8.3 Optimization Problems AP Calc I 1. A cylindrical can is to be

Transcription

8.3 Optimization Problems AP Calc I 1. A cylindrical can is to be
8.3 Optimization Problems
AP Calc I
1.
A cylindrical can is to be made to hold 1 L of oil. Find the dimensions that will minimize the cost of the
metal to manufacture the can.
2.
Find the point on the parabola y 2 = 2 x that is closest to the point (1, 4).
3.
Find the area of the largest rectangle that can be inscribed in a semicircle of radius r.
4.
The sum of two nonnegative numbers is 20. Find the numbers if the sum of their squares is to be as
small as possible.
5.
What is the smallest perimeter for a rectangle whose area is 16 square inches?
6.
Show that among all rectangles with an 8 foot perimeter, the one with the largest area is a square.
7.
You are planning to make an open rectangular box from an 8 inch by 15 inch piece of cardboard by
cutting squares from corners and folding up the sides. What are the dimensions of the box of largest
volume you can make this way?
8.
A rectangular plot of farmland will be bounded on one side by a river and on the other three sides by a
single-strand electric fence. With 800 m of wire at your disposal, what is the largest area you can
enclose?
9.
A 216 square meter rectangular pea patch is to be enclosed by a fence and divided into two equal parts
by another fence parallel to one of the sides. What dimensions for the outer rectangle will require the
smallest total length of fence? How much fence will be needed?
10.
The product of two positive numbers is 16. Find the numbers if the sum of one of the numbers and the
square of the other number is the least amount.
11.
An open box is to be constructed from a rectangular piece of cardboard which is 12 inches long and 8
inches wide by cutting equal squares from each corner and then turning up the sides. Find the
maximum volume of such a box.
12.
A dairy farmer plans to fence in a rectangular pasture adjacent to a river. The pasture must contain
180,000 square meters in order to provide enough grass for the herd. What dimensions would require
the least amount of fencing if no fencing is needed along the river?
13.
An open box is to be constructed from a rectangular piece of cardboard which is 24 inches long and 15
inches wide by cutting equal squares from each corner and then turning up the sides. Find the
maximum volume of such a box.
14.
Suppose you are building a rectangular stock pen using 600 feet of fencing. You will use part of this
fencing to build a fence across the middle of the rectangle. Find the length and width of the rectangle
that give the maximum total area.
15.
A six-room motel is to be built with the floor plan shown.
Each room will have 350 square feet of floor space.
a. What dimensions should be used for the rooms in
order to minimize the total length of the walls?
350
ft2
b. How would your answer change if the motel had 10 rooms?
c. How would your answer change if the motel had 3 rooms?
16.
Ella Mentary has 600 feet of fencing to enclose two fields. One field will be a rectangle twice as long as
it is wide, and the other will be a square. The square field must contain at least 100 square feet. The
rectangular one must contain at least 800 square feet.

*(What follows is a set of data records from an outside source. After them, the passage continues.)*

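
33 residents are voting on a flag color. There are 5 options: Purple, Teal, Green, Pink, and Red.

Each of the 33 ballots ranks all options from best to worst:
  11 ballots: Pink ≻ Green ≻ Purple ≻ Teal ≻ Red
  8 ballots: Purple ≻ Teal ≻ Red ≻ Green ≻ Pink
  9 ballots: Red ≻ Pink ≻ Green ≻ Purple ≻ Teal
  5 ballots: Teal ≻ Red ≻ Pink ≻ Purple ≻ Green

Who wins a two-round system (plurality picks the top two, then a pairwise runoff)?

Round 1 first-place votes: Purple 8, Teal 5, Green 0, Pink 11, Red 9. Pink and Red advance.
Runoff: Pink is ranked above Red on 11 ballots, Red above Pink on 22.

Red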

a. If x is the width of the rectangular field, what is the domain of x?
b. Plot the graph of the total area contained in the two fields as a function of x.
c. What is the greatest area that can be contained in the two fields?
17.
A rectangular box with a square base and no top is to be constructed using a total of 120 square cm of
cardboard. Find the dimensions of the box of maximum volume.
18.
You are building a glass fish tank that will hold 72 cubic feet of water. You want its base and sides to be
rectangular and the top, of course, to be open. You want to construct the tank so that its width is 5 ft
but the length and depth are variable. Building materials for the tank cost $10 per square foot for the
base and $5 per square foot for the sides. What is the cost of the least expensive tank?
19.
A track of perimeter 400 m is to be laid out on the practice field. Each semicircular end must have a
radius of at least 20 m, and each straight section must be at least 100 m. How should the track be laid
out so that it encompasses the least area?
20.
A ladder is to reach over a fence 8 ft high to a wall that is 1 ft behind the fence. What is the length of
the shortest ladder that you can use?
21.
A nonfolding ladder is to be taken around a corner where two hallways
intersect at right angles. One hall is 7 feet wide, and the other is 5 feet wide.
bWhat is the maximum length the ladder can be so that it will pass around such
a corner, given that you must carry the ladder parallel to the floor?